Ich mache darauf aufmerksam, dass gemäß der Geschäftsordnung kein Redner länger als 10 Minuten sprechen darf, wobei jedem Klub eine Gesamtredezeit von 25 Minuten zukommt.

Die Debatte wird von Herrn Abgeordnetem Dr. Pilz eröffnet. Herr Abgeordneter, Sie haben sich eine Redezeit von 8 Minuten gewünscht. Ich schalte Ihnen die Lampe auf 8 Minuten; gesetzlich ist Ihre Rede mit 10 Minuten begrenzt. – Bitte, Sie sind am Wort.

 


15.47.27

Abgeordneter Dr. Peter Pilz (Grüne): Meine sehr verehrten Damen und Herren!
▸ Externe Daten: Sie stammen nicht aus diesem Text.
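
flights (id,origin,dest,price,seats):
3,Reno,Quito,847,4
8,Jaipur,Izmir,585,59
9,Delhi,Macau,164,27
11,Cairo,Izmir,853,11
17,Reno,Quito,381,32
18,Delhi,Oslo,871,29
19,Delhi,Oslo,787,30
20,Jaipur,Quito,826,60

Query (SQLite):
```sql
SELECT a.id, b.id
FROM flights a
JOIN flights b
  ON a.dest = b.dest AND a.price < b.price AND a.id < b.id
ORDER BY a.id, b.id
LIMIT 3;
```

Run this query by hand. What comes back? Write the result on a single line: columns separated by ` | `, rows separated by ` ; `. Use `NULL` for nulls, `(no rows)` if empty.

8 | 11 ; 17 | 20

Pairs (a,b) with same dest, a.price < b.price, a.id < b.id.
dest groups: Izmir:{8,11} Macau:{9} Oslo:{18,19} Quito:{3,17,20}
Ordered by (a.id, b.id); first 3.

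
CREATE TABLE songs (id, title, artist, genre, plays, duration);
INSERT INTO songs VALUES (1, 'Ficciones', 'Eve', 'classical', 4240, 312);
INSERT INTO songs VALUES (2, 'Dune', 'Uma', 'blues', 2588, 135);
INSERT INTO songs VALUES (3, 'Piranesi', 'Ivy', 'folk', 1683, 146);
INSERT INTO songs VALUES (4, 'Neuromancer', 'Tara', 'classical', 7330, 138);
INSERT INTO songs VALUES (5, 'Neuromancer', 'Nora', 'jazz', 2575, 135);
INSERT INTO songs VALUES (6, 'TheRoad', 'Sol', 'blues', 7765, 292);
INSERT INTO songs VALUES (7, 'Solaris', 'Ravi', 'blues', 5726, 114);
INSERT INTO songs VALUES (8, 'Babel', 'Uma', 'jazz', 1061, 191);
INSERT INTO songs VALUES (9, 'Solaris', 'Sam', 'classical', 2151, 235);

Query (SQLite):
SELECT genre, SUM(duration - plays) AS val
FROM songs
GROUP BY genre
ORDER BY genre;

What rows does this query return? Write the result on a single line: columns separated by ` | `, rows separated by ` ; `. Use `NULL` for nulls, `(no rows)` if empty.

blues | -15538 ; classical | -13036 ; folk | -1537 ; jazz | -3310

For each row compute duration - plays.
Group by genre; take SUM of the expression per group.
  blues: ids {2, 6, 7} → SUM(duration - plays)=-15538
  classical: ids {1, 4, 9} → SUM(duration - plays)=-13036
  folk: ids {3} → SUM(duration - plays)=-1537
  jazz: ids {5, 8} → SUM(duration - plays)=-3310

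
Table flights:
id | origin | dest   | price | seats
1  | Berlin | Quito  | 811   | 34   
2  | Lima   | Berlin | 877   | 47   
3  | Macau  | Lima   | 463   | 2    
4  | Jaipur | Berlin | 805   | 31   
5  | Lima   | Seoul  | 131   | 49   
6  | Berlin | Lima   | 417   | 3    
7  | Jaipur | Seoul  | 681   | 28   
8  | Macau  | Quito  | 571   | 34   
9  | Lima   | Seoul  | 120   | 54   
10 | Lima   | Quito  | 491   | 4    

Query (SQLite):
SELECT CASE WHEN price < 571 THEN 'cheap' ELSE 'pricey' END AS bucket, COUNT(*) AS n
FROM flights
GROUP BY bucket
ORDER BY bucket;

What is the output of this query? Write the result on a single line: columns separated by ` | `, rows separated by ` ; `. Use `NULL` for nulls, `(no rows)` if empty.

Bucket rows by price < 571 → 'cheap' else 'pricey'; count each bucket.

cheap | 5 ; pricey | 5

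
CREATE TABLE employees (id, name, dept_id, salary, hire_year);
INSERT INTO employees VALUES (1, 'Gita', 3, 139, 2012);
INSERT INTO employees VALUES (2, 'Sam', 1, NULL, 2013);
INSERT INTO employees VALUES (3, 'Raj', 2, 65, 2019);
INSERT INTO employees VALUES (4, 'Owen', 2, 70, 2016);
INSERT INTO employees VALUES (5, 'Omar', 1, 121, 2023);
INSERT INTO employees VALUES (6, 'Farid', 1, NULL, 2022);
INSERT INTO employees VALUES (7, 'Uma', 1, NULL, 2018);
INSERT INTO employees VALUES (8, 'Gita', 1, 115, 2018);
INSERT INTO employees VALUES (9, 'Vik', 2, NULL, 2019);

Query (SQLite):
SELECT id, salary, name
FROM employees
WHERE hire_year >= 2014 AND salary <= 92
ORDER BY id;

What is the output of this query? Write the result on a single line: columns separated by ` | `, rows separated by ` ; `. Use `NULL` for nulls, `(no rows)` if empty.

hire_year >= 2014: ids {3, 4, 5, 6, 7, 8, 9}
salary <= 92: ids {3, 4}
Combine with AND.

3 | 65 | Raj ; 4 | 70 | Owen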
Zunächst kurz zum abwesenden Bundeskanzler: Natürlich ist es sein formales Recht, jeder Anfragebeantwortung, jeder Dringlichen Anfrage und jedem Dringlichen Antrag fern zu bleiben. (Zwischenruf der Abg. Dr. Brinek.) Der Nationalrat und das österrei­chische Parlament haben aber mehr als nur formale Rechte! Wir haben alle gemein­sam das Recht, politische Antworten vom Regierungschef und nicht immer von seinen Vertretungen zu bekommen! (Beifall bei den Grünen und bei Abgeordneten der SPÖ. – Abg. Dr. Fekter: Freuen Sie sich doch! Er ist ohnedies Tafeln aufstellen!)

Wir haben lange angekündigt, dass wir bereits gestern diese Fragen stellen wollten.

Der Bundeskanzler hat sich beim Klubobmann der Österreichischen Volkspartei einen Dringlichen Antrag zur Wiederholung einer Kanzlerpressekonferenz bestellt. Das ist gestern durchgeführt worden. Auch das ist formal durch die Geschäftsordnung ge­deckt. Und ich verstehe die Menschen im Burgenland, die heute zu Recht das 60-Jah­re-Jubiläum feiern wollen. Aber ich habe kein Verständnis für einen Bundeskanzler, der sagt: Ich gehe lieber feiern in Eisenstadt, als im Nationalrat in Wien Fragen zu beant­worten. Der Platz von Bundeskanzler Schüssel wäre heute hier im Nationalrat! (Beifall bei den Grünen und bei Abgeordneten der SPÖ. – Zwischenruf der Abg. Dr. Fekter.)

Herr Staatssekretär, erklären Sie mir einmal die Rätsel der kanzlerischen Mobilität! Er ist Ihrer Ansicht nach zwar in der Lage, um 15 Uhr von Kärnten aus Eisenstadt zu erreichen, aber offensichtlich nicht in der Lage, Wien zu erreichen! Da muss in der Ver­kehrspolitik der Bundesregierung etwas uns bisher völlig Unbekanntes schief gegan­gen sein! (Beifall bei den Grünen und bei Abgeordneten der SPÖ.)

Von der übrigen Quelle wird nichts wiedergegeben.